By the way do you guys no where I can get baby Caribes my cousin is searching for them, I couldn't seem to find them in BigAl's, Dragon or Aquatic Kingdom. where else in mississauga or vaughn mills can I have the posssibiltiy of find Baby Caribes? I advised him to buy atleast 8 to 12 because their cannibalistic and are the most aggersive pygos, he's going to put them into a 200 gallon with a fuval external caniter filter and bioglow blue light with black moon sand or pool filter sand. thanks if you guys have some info.


----------



## jp80911 (Apr 3, 2008)

you won't find baby cariba now, they are not in season. you'll have to wait until summer time, around June/July that's when they will be in season.


----------



## balluupnetme (Oct 23, 2006)

I'd take the diamond rhom also


----------



## Sylar_92 (Dec 15, 2010)

jp80911 said:


> you won't find baby cariba now, they are not in season. you'll have to wait until summer time, around June/July that's when they will be in season.

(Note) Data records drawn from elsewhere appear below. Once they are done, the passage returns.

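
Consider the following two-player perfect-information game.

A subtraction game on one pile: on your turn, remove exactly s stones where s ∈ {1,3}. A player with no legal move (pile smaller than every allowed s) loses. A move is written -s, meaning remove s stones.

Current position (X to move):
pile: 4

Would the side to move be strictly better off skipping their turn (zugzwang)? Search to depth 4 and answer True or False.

zugzwang(4, X) = True

p1 X@[4]: -1[3]-1* -3[1]-1
p2 O@[3]: -1[2]+1* -3[0]+1
p3 X@[2]: -1[1]-1*
p4 O@[1]: -1[0]+1*
p5 X@[0] terminal -1; root [4] d4
if X skipped the turn, O would face:
~ p1 O@[4]: -1[3]-1* -3[1]-1
~ p2 X@[3]: -1[2]+1* -3[0]+1
~ p3 O@[2]: -1[1]-1*
~ p4 X@[1]: -1[0]+1*
~ p5 O@[0] terminal -1; root [4] d4
compare (X): move=-1 vs pass=+1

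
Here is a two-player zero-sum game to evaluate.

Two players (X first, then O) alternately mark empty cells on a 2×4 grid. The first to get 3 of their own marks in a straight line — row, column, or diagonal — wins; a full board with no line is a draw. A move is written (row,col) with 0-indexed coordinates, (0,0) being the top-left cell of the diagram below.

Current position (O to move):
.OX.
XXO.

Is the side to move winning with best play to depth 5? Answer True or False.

[.OX./XXO.] O move#1: (0,0):+0/OOX./XXO.*, (0,3):+0/.OXO/XXO., (1,3):+0/.OX./XXOO
[OOX./XXO.] X move#2: (0,3):+0/OOXX/XXO.*, (1,3):+0/OOX./XXOX
[OOXX/XXO.] O move#3: (1,3):+0/OOXX/XXOO*
[OOXX/XXOO] end (terminal +0, X#4); searched .OX./XXO. to 5

O winning at [.OX./XXO.]: False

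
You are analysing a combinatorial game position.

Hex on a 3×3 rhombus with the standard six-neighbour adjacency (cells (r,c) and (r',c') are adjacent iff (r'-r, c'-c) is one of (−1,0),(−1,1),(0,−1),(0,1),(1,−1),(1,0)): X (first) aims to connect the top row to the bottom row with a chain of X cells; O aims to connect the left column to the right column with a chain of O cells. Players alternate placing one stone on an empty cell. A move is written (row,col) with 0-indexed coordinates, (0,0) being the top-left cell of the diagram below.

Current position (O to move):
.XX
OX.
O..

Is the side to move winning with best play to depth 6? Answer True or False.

ply 1, O at .XX/OX./O.. | (0,0)=-1→OXX/OX./O..; (1,2)=-1→.XX/OXO/O..; (2,1)=+1→.XX/OX./OO.*; (2,2)=-1→.XX/OX./O.O
ply 2, X at .XX/OX./OO. | (0,0)=-1→XXX/OX./OO.*; (1,2)=-1→.XX/OXX/OO.; (2,2)=-1→.XX/OX./OOX
ply 3, O at XXX/OX./OO. | (1,2)=+1→XXX/OXO/OO.*; (2,2)=+1→XXX/OX./OOO
ply 4: XXX/OXO/OO. is terminal -1 (X); from .XX/OX./O.. depth 6

O winning at [.XX/OX./O..]: True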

really, i heard it's the same thing with Black rhoms yet BigAls has a huge selection of 2.5 inches this week. thanks for telling that though I never new that.


----------



## FEEFA (Nov 19, 2007)

Even when they are in season you dont see too many in the area


----------



## jp80911 (Apr 3, 2008)

you got the gdr already?
http://www.piranha-fury.com/pfury/index.php?/topic/23393-serrasalmus-rhombeus/page__view__findpost__p__2629231


----------



## Sylar_92 (Dec 15, 2010)

jp80911 said:


> you got the gdr already?
> http://www.piranha-f...ost__p__2629231


no this is the pic the dealer gave me, gunna get it this weekend; saturday or sunday.


----------